When it comes to harvesting a wide swath of American music and turning it into something singularly his own, few are more adept than Darrell Scott.

The singer, songwriter (Dixie Chicks, Sam Bush) and multi-instrumentalist’s penchant for amalgamation is in full flower on Live at the Station Inn, a 10-track set that finds Scott barreling through a mix of originals and covers with the help of fiddler Shad Cobb, bassist Bryn Davies and banjo-and-mandolin man Matt Flinner.

The intimate show – so intimate that Scott’s friend Odessa Settles chimes in on background vocals from the audience – kicks off with a rambunctious rendition of Bob Dylan’s “I Don’t Believe You (She Acts Like We Never Have Met)” and it don’t look back for the next hour.

Scott’s own compositions – the swampy blues of “Family Tree;” the clever wordplay of “Helen of Troy, Pa.” – sound perfectly at home next to Joni Mitchell’s “Urge for Going” and Dylan’s “Spanish is the Loving Tongue.”
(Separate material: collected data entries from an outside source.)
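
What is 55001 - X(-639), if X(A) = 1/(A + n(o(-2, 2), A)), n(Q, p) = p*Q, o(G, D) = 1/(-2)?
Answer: 35145641/639 ≈ 55001.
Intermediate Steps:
o(G, D) = -½
n(Q, p) = Q*p
X(A) = 2/A (X(A) = 1/(A - A/2) = 1/(A/2) = 2/A)
55001 - X(-639) = 55001 - 2/(-639) = 55001 - 2*(-1)/639 = 55001 - 1*(-2/639) = 55001 + 2/639 = 35145641/639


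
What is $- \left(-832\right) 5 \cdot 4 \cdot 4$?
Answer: $66560$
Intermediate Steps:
$- \left(-832\right) 5 \cdot 4 \cdot 4 = - \left(-832\right) 20 \cdot 4 = - \left(-832\right) 80 = \left(-1\right) \left(-66560\right) = 66560$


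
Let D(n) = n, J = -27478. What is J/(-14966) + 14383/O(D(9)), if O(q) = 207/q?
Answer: 107943986/172109 ≈ 627.18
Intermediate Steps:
J/(-14966) + 14383/O(D(9)) = -27478/(-14966) + 14383/((207/9)) = -27478*(-1/14966) + 14383/((207*(⅑))) = 13739/7483 + 14383/23 = 107943986/172109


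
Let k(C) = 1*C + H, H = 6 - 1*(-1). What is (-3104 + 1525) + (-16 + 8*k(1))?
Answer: -1531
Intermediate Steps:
H = 7 (H = 6 + 1 = 7)
k(C) = 7 + C (k(C) = 1*C + 7 = C + 7 = 7 + C)
(-3104 + 1525) + (-16 + 8*k(1)) = (-3104 + 1525) + (-16 + 8*(7 + 1)) = -1579 + (-16 + 8*8) = -1579 + (-16 + 64) = -1579 + 48 = -1531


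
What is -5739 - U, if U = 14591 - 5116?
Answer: -15214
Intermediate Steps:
U = 9475
-5739 - U = -5739 - 1*9475 = -5739 - 9475 = -15214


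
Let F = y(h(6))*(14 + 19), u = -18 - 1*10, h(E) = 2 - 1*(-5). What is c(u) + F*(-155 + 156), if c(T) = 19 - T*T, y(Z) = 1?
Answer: -732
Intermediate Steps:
h(E) = 7 (h(E) = 2 + 5 = 7)
u = -28 (u = -18 - 10 = -28)
c(T) = 19 - T**2
F = 33 (F = 1*(14 + 19) = 1*33 = 33)
c(u) + F*(-155 + 156) = (19 - 1*(-28)**2) + 33*(-155 + 156) = (19 - 1*784) + 33*1 = (19 - 784) + 33 = -765 + 33 = -732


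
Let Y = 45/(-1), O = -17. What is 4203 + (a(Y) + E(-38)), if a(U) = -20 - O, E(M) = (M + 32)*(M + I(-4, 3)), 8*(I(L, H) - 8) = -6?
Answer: 8769/2 ≈ 4384.5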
Scott channels James Taylor on “The Open Door” and – given the album was recorded around Christmas last year – he gifts the tiny Nashville audience a bang-up, banjo-driven take on “Hark! The Herald Angles Sing” that suggests the holy emanates from the Bluegrass State. Following this most-religious of numbers with Kris Kristofferson’s wholly secular “Jesus Was a Capricorn,” with Settles’ lively backup vocals providing raspy counterpoint to Scott’s smoother lead, was a masterful stroke – just one of many strewn across Live at the Station Inn.